Trickle down works both ways.  You get to choose whether the good is trickling down or the bad.  Your attitudes, behavior, and demeanor sets a tone that your older children will imitate and in turn, your younger children will learn.  Start with self, don’t wait to perfect it, just start there, and then move onto weeding the gardens of your children’s hearts before the weeds choke out the seeds that you’ve been trying to plant there.

Do Parents a Favor~

There is nothing (ok, so there is probably something but it feels, at this particular moment as though there is nothing)  more insulting than to hear, “It must be nice to have easy kids.”
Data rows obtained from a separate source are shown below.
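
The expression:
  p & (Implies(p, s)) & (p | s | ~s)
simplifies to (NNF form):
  p & s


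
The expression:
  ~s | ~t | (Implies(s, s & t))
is always true.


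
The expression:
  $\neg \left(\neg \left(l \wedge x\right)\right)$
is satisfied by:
  {x: True, l: True}


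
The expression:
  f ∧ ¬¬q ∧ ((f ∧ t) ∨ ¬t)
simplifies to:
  f ∧ q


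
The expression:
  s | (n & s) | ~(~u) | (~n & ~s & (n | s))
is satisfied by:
  {u: True, s: True}
  {u: True, s: False}
  {s: True, u: False}


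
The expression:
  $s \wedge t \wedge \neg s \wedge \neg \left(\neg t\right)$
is never true.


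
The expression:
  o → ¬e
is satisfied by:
  {e: False, o: False}
  {o: True, e: False}
  {e: True, o: False}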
Let me give you a news flash.  I’ve never seen an “easy” kid.  Even those who don’t challenge you directly, have their own quirks and problems that result in much work on the part of parents.  Just take note, right now, there are no “easy kids”.   There might be kids who pull wool over their parents’ eyes, kids who are hard for a time and then easy, kids who are easy for a time and then hard, but every person at some point in their life, must confront their own sinfulness and conquer it and it’s the job of parents to do their part.
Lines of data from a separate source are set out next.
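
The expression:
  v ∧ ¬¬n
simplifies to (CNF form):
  n ∧ v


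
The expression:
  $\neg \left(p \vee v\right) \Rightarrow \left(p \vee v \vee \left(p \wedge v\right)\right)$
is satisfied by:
  {v: True, p: True}
  {v: True, p: False}
  {p: True, v: False}


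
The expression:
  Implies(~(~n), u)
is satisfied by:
  {u: True, n: False}
  {n: False, u: False}
  {n: True, u: True}


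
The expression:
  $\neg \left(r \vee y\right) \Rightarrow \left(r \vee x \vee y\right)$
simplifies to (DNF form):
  $r \vee x \vee y$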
But back to insults.  There is nothing more frustrating to a parent who has put hundreds or thousands of hours investing in their child, working through character flaws, training in obedience and godliness, only to have that effort tossed in the garbage with a thoughtless, “it must be nice to have easy kids.”

I’ve heard it, and I have friends who have heard it and I guarantee, we all have shortened tongues from where we’ve bitten the ends off trying not to make snarky retorts to the inaccurate and annoying comments of people who have no clue what we go through to “produce” those “easy kids.”
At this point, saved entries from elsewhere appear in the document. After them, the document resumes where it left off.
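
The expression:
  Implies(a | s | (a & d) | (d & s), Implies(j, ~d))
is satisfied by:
  {s: False, d: False, j: False, a: False}
  {a: True, s: False, d: False, j: False}
  {s: True, a: False, d: False, j: False}
  {a: True, s: True, d: False, j: False}
  {j: True, a: False, s: False, d: False}
  {j: True, a: True, s: False, d: False}
  {j: True, s: True, a: False, d: False}
  {j: True, a: True, s: True, d: False}
  {d: True, j: False, s: False, a: False}
  {d: True, a: True, j: False, s: False}
  {d: True, s: True, j: False, a: False}
  {a: True, d: True, s: True, j: False}
  {d: True, j: True, a: False, s: False}


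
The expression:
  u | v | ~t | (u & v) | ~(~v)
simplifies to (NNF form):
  u | v | ~t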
  • I’ve put a child’s entire birthday cake/meal back on the shelves and left the store with nothing for a bad attitude.
  • A friend has crawled in between bouts of vomiting to deal with a child who refused to obey before crawling back to that toilet.
  • Everyone of my babies (except the eldest obviously) has been put down mid-feeding while I dealt with an errant child who thought they could get away with murder while mom was latched to the infant.
  • I’ve held fake conversations on the phone, for hours, in order to train my children that it doesn’t matter WHAT I am doing,  I will stop any conversation and deal with misbehavior.
  • I’ve dragged sobbing children back to stores and made them return stolen items, pay for said items, and leave without said items.
  • I’ve spent four hours, at a friend’s house, working with a stubborn toddler, until she obeyed.  During pregnancy, while contracting, and wanting nothing but a long nap… for all of us!
  • I have a friend who has spent twice that time doing the same thing with her “easy kid”.

I could go on for hours, but the fact is, I don’t  have to prove to anyone that my kid is just as sinful as the next.  That really isn’t even my point.  My point is that when I say, “My kid wouldn’t ever try that in my home,” it isn’t because he wouldn’t have at one point.  It is because I worked hard, every day of their lives, from the day they were born until they leaned that mom and dad’s word was like the law of the Medes and the Persians.  It will not waver.  Yes I failed.  Often.  I will tell you, however, that I succeeded often enough to make a lasting impression.

Why do people recognize all the work that goes into an exquisite painting, a masterfully played sonata, or a hand stitched quilt but if a child is well behaved, it must be because  he’s “easy”.  Why do people think that “good kids” just “happen” to run in families?  Wouldn’t it make more sense that they’d be sprinkled a bit more evenly through the population?

Do hard working moms everywhere a favor.  Next time you see a well behaved child, make a positive comment about the child or their behavior.  Please don’t tell the mom how nice it must be to have an “easy child”.  It would truly be kinder if you slapped her in the face.